UPDATE 8/26: Even worse: "A key weapon in the medical arsenal that will combat any future pandemic of killer flu may be worryingly at risk to resistance by the influenza virus, according to an early Japanese study published in Saturday's issue of The Lancet."

Monday, August 23


It's been, like, months since we've had an honest-to-God Friday Recall, but it's also been a while since we've had a 20-ton beef recall for E.Coli. The most interesting thing here is the lede in the story from this Iowa paper (rewritten from an AP story): "In an announcement that will have dire consequences for both consumers and producers, an Illinois firm recalled more than 400,000 pounds of beef on Saturday." (My emphasis). But don't be fooled by that last word - USDA says this was in fact a Friday Recall.

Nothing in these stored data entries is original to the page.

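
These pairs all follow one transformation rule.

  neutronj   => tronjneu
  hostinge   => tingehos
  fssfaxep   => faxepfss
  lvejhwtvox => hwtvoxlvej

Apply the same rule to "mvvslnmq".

slnmqmvv

In each case the input is transformed by: move the last character to the front, then swap the front and back halves of the string.
On "mvvslnmq": the first step gives "qmvvslnm", and the second then gives "slnmqmvv".
(Check on "lvejhwtvox": → "xlvejhwtvo" → "hwtvoxlvej" ✓)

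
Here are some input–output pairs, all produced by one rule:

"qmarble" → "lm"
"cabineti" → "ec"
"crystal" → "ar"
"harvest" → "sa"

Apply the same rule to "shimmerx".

es

The pattern: move the first 3 characters to the end (rotate left by 3), then keep one character in every 3, starting at position 3 (positions 3rd, 6th, 9th, ...).
For "shimmerx", step one produces "mmerxshi"; step two turns that into "es".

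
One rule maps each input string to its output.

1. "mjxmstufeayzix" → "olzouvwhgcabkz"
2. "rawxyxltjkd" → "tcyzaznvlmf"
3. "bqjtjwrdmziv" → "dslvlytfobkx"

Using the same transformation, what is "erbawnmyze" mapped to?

Looking at the pairs, the operation is to shift every letter 2 places forward in the alphabet (wrapping around).
"erbawnmyze" → "gtdcypoabg".

gtdcypoabg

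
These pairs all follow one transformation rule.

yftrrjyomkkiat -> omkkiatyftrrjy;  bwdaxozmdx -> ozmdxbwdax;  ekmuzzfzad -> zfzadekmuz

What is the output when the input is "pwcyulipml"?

lipmlpwcyu

Each output is the input with this applied: swap the front and back halves of the string.
On "pwcyulipml" that produces "lipmlpwcyu".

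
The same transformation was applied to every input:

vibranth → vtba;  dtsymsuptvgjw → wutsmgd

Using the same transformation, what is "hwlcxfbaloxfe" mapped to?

What's happening: keep every other character starting from the first (positions 1st, 3rd, 5th, ...), then sort the characters into reverse alphabetical order.
On "hwlcxfbaloxfe": the first step gives "hlxblxe", and the second then gives "xxllheb".

xxllheb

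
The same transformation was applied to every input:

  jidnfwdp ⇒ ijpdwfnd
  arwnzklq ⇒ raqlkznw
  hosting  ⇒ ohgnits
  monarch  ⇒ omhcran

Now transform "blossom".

Looking at the pairs, the operation is to reverse the string, then move the last 2 characters to the front (rotate right by 2).
On "blossom" that produces "lbmosso".

lbmosso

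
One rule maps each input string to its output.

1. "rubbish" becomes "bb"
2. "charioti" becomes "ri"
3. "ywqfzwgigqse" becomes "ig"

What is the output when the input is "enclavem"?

la

The pattern: move the last 3 characters to the front (rotate right by 3), then keep only the last 2 characters.
Starting from "enclavem": after the first operation, "vemencla"; after the second, "la".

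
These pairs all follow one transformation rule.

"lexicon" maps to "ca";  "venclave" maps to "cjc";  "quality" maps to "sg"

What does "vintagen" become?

gyl

The pattern: shift every letter 2 places backward in the alphabet (wrapping around), then keep one character in every 3, starting at position 2 (positions 2nd, 5th, 8th, ...).
Applying that to "vintagen" gives "gyl".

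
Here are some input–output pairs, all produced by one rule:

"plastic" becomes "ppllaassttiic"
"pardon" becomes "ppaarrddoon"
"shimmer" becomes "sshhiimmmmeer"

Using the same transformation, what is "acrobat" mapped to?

The pattern: double every character, then delete the last character.
Applying both steps to "acrobat": "aaccrroobbaatt", then "aaccrroobbaat".

aaccrroobbaat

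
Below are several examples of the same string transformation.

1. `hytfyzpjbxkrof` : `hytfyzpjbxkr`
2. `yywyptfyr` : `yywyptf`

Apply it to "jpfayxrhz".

Rule — delete the last 2 characters.
For "jpfayxrhz" the result is "jpfayxr".

jpfayxr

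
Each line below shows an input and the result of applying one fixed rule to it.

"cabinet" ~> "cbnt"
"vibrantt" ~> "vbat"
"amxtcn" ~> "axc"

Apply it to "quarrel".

qarl

What's happening: keep every other character starting from the first (positions 1st, 3rd, 5th, ...).
Applying that to "quarrel" gives "qarl".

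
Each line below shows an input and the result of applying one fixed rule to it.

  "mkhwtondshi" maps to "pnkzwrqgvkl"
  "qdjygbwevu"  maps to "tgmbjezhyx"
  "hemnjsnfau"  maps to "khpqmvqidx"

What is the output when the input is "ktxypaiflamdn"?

The pattern: shift every letter 3 places forward in the alphabet (wrapping around).
"ktxypaiflamdn" → "nwabsdliodpgq".

nwabsdliodpgq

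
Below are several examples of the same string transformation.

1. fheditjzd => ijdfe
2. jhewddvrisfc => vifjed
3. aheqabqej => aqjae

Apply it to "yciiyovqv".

Rule — keep every other character starting from the first (positions 1st, 3rd, 5th, ...), then move the last 3 characters to the front (rotate right by 3).
On "yciiyovqv": the first step gives "yiyvv", and the second then gives "yvvyi".

yvvyi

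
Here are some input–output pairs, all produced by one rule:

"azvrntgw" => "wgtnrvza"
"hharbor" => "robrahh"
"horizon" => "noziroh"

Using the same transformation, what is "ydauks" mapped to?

What's happening: reverse the string.
Doing the same to "ydauks": "skuady".

skuady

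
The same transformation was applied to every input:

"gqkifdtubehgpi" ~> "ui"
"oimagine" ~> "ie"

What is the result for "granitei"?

The rule is to keep one character in every 3, starting at position 2 (positions 2nd, 5th, 8th, ...), then keep only the vowels.
"granitei" → "rii" → "ii".

ii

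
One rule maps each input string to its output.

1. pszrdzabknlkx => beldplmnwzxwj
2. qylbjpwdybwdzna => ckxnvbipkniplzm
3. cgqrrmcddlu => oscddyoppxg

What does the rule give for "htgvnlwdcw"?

Looking at the pairs, the operation is to shift every letter 12 places forward in the alphabet (wrapping around).
Doing the same to "htgvnlwdcw": "tfshzxipoi".

tfshzxipoi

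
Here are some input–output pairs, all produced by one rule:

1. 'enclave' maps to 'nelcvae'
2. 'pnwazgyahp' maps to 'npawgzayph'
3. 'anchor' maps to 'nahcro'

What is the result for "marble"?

ambrel

What's happening: swap each adjacent pair of characters (1↔2, 3↔4, ...).
For "marble" the result is "ambrel".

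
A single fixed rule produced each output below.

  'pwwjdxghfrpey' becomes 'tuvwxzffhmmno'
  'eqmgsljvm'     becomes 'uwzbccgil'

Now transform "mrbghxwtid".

rtwxychjmn

Rule — sort the characters into alphabetical order, then shift every letter 10 places backward in the alphabet (wrapping around).
"mrbghxwtid" → "bdghimrtwx" → "rtwxychjmn".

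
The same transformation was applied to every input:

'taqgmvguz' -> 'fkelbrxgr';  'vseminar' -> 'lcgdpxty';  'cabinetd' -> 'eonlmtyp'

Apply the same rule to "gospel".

pwrzda

In each case the input is transformed by: shift every letter 11 places forward in the alphabet (wrapping around), then move the last 2 characters to the front (rotate right by 2).
Applying both steps to "gospel": "rzdapw", then "pwrzda".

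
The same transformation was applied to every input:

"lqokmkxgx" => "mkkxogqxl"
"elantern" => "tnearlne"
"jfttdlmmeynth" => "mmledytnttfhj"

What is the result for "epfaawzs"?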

One other item of note: "Some of the steaks in the recall were packaged under the Applebee's brand name." Heh. Applebee's. What losers. We made the mistake of going to an Applebee's recently, thinking they'd have A vegetarian option, maybe even, you know, an appetizer, a gardenburger at triple the price, whatever, but no such luck. They lost the entire six-person party due to their utter cluelessness. As far as real veggie options, Mc-Frickin'-Donald's puts their menu to shame. At a restaurant named after APPLES. So when I see this I can't help saying... enjoy your steak, patrons!

UPDATE 8/27: Frank Ybarra, spokesman Applebee's, said the company's best initial estimate "is that only about 80,000 pounds of this involved Applebee's." Ybarra said it was not likely that Applebee's still has any of the suspect meat because "this is the kind of inventory we would burn through pretty quickly." Well, that's reassuring. So only 40 tons of Applebee's meat was potentially contaminated with a deadly pathogen... and was served to, and eaten by, customers. I feel safer already!